The dimensions of this lattice’s unit cell can be precisely tuned by adjusting molecular
characteristics of the polypeptoid, such as the degree of polymerization and N-substituent
sidechain structure. In this study, we explore the crystallization-driven self-assembly
of polypeptoid block copolymers in solution, yielding hierarchical nanostructures
with well-defined geometry, size, and internal organization. An important aspect of
the study is to characterize and understand how variations in self-assembly conditions
influence the mechanisms and pathways of assembly, leading to morphological differences
in the resulting nanostructures. Collaborators: Prof. Naisheng Jiang (USTB).
- Dissipative Assembly of Polymer-Grafted Particles for Self-Healing Materials. Microcrack formation and propagation in polymer composites can result in catastrophic
material failure. In this project, we investigate an external field-driven approach
using polymer-grafted particles as a versatile strategy to repair microcracks at the
onset of their formation. Nano- and microparticles can assemble into superstructures
with diverse configurations under the influence of external electric or magnetic fields.

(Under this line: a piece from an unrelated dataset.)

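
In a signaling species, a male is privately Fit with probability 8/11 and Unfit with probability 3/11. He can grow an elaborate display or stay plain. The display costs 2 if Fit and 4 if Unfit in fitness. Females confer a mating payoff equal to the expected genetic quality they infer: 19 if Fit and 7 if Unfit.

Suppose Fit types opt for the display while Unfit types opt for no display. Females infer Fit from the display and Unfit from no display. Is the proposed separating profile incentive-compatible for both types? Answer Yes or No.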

These assemblies are transient, dynamic, and reconfigurable. By grafting polymers
onto particle surfaces, we can effectively tailor the range and nature of particle
interactions, enabling controlled, field-driven assembly. In this study, we explore
the assembly behavior of polymer-grafted particles under a magnetic field and develop
chemical strategies to stabilize the superstructures formed in these assemblies. Collaborators:
Prof. Bhuvnesh Bharti (LSU), Prof. Andrew Peters (LaTech) and Prof. Noshir Pesika
(Tulane).
- Liquid-Liquid Phase Separation of Peptidomimetic Polymers. Liquid-liquid phase separation (LLPS) is a phenomenon commonly observed in solutions
of oppositely charged polyelectrolytes or polyampholytes, resulting in the coexistence
of a polymer-rich phase and a polymer-dilute phase. Electrostatic interactions are
often considered the primary drivers of LLPS in these charged macromolecules. However,
the role of non-electrostatic interactions in influencing the thermodynamics of LLPS
remains less understood. In this study, we aim to investigate how non-electrostatic
interactions contribute to the thermodynamic landscape of LLPS in peptidomimetic polymers,
offering insights into additional mechanisms that govern phase separation behavior.
Collaborator: Prof. Whitney Blocher McTigue (Lehigh).
- The Chemistry-to-Biology Transition in the Origin of Life. The Miller-Urey experiment famously demonstrated the formation of amino acids under conditions thought to resemble those of early Earth. Since then, research has shown that a variety of small molecules, such as peptides and RNA, can form under plausible prebiotic conditions. These molecules typically have short chain lengths of fewer than ten monomer units. A critical question in understanding the transition from chemistry to biology is how these short-chain peptides or RNA molecules could grow longer and develop meaningful sequences. For instance, a 20-amino-acid peptide composed of randomly selected prebiotic amino acids would yield an extensive library of 1120 unique sequences, making the spontaneous formation of functional sequences improbable. This vast sequence space suggests that a dynamic mechanism must have existed to facilitate chain elongation and selectively enrich specific sequences. In this study, we experimentally investigate the fundamental aspects of the foldmer-catalyst model, a framework that may explain the chemistry-to-biology transition. Collaborator: Prof. Ken Dill (SBU) and Dr. Ron Zuckermann (LBNL).